THE HUTCHINSON REPORT: Homelessness: L.A.’s never-ending crisis

By Earl Ofari Hutchinson

Contributing Columnist

Los Angeles Mayor Karen Bass is plainly worried. 

She had just seen the new report from the Los Angeles Homeless Services Authority that homelessness has surged to its highest level ever in L.A. Bass bluntly admitted “We do not have a way of preventing homelessness.”

Her admission was both sobering and frightening. Bass has repeatedly said that the homeless crisis is by far L.A.’s number one problem. She has done everything humanly and administratively possible to tackle the problem. But sadly, as she noted, it continues unabated.

This is a bitter pill to swallow. But the blunt fact, as I’ve written in the past about the homeless crisis, is that there are crucial, near intractable reasons, why it continues to be the chronic crisis that it is.

First, let’s debunk a popular myth. The cause, as many continue to repeat, is not a horde of down and out, mentally challenged, drug and alcohol abusers, that flood the streets. 

Certainly, many of the homeless fit into that category. But many don’t. Homelessness is not about wayward, impoverished people. It’s a deep structural problem.

It’s fueled in large part by unchecked, unaffordable high-end development. Drive down any Los Angeles street and you will see yet another apartment or townhouse development going up. There’s a steep price for that. 

These new projects displace thousands of moderate- to lower-income people and virtually consign many of them to the streets. The unchecked development is facilitated by the L.A. City Council that has virtually given the company store away to high-end developers. 

While there is the minimal requirement that some set aside a small number of units as “affordable,” that’s a small price to pay for getting their high-end project approved.

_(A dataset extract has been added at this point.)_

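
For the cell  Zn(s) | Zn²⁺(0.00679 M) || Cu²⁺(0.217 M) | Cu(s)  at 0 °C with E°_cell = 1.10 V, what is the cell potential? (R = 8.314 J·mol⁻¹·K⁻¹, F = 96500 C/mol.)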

One of many sobering experiments to end homelessness confirmed how dogged the problem is. In 2021, the federal government in Canada issued a report that after spending billions in public money to wipe out homelessness in the country. They didn’t know if the money made any dent in the problem. 

The government spending aimed to cut chronic homelessness in Canada in half by 2028. That didn’t happen.

The takeaway from this experience was that simply tossing money at the problem of homelessness, no matter how much and how well intentioned, is not in and of itself the answer. The glaring fuzziness about whether tossing money at the problem accomplished anything sparked much finger pointing among Canadian politicians.

Some accused the government of doing nothing to rein in the massive construction of high-end luxury and upper middle class housing development projects that have dumped thousands of persons on Canada’s streets. This failure to put any appreciable checks on housing development that prices all but the wealthy and well-to-do out of the housing market guarantees that the problem of homelessness will only get worse, no matter how much public money the government spends to try to get a handle on the problem.

The Canadian dilemma again is no different than that other U.S. cities face when it comes to getting a handle on homelessness. Nowhere is that more evident than in L.A.

Homelessness has been the runaway number one public policy worry of L.A. officials for now almost two decades. Every mayor and every city official has made promises and projected solutions to get rid of the tent encampments that are tantamount to a city of the dispossessed within a city in Los Angeles.

Mayor Bass has spent nearly all her first months in office proposing solutions, big funding increases and implementing some initial action efforts to get more people off the streets. But even before Bass took office, L.A. official’s spent tens of millions of taxpayer dollars, tossed up a few encampments and makeshift housing here and there, and repeatedly demanded taxpayers cough up millions on the pledge that their dollars would be used to end homelessness. All the while many of L.A. streets, parks, freeway sidings and underpasses, look like Kolkata, India.

Bass’ public pledges to tackle the crisis problem have taken a realistic and comprehensive approach to the problem. But it’s a long, hard, uphill process. There are no quick fixes. Bass understands that.

It will take a mix of ramped-up approaches — strategic spending, land-use changes, housing subsidies and the expansion of support services — to dent the problem.

The monumental challenge is to craft and push the City Council to enact a solid land-use plan to rein in upscale development. That means taking checkbook politics out of the development process while ensuring the building and subsidizing of more affordable housing.

It’s a daunting task given the outsized power of corporate developers to get just about anything they want from the L.A. City Council with minimal checks and controls. The latest survey on the homeless surge shows what anyone with eyes can see and that’s that homelessness will be here to stay without a total commitment to not just put up new housing but housing that people can actually afford.

Earl Ofari Hutchinson is an author and political analyst. He is the host of the weekly Earl Ofari Hutchinson Show on KPFK 90.7 FM Los Angeles and the Pacifica Network Saturdays at 9 a.m.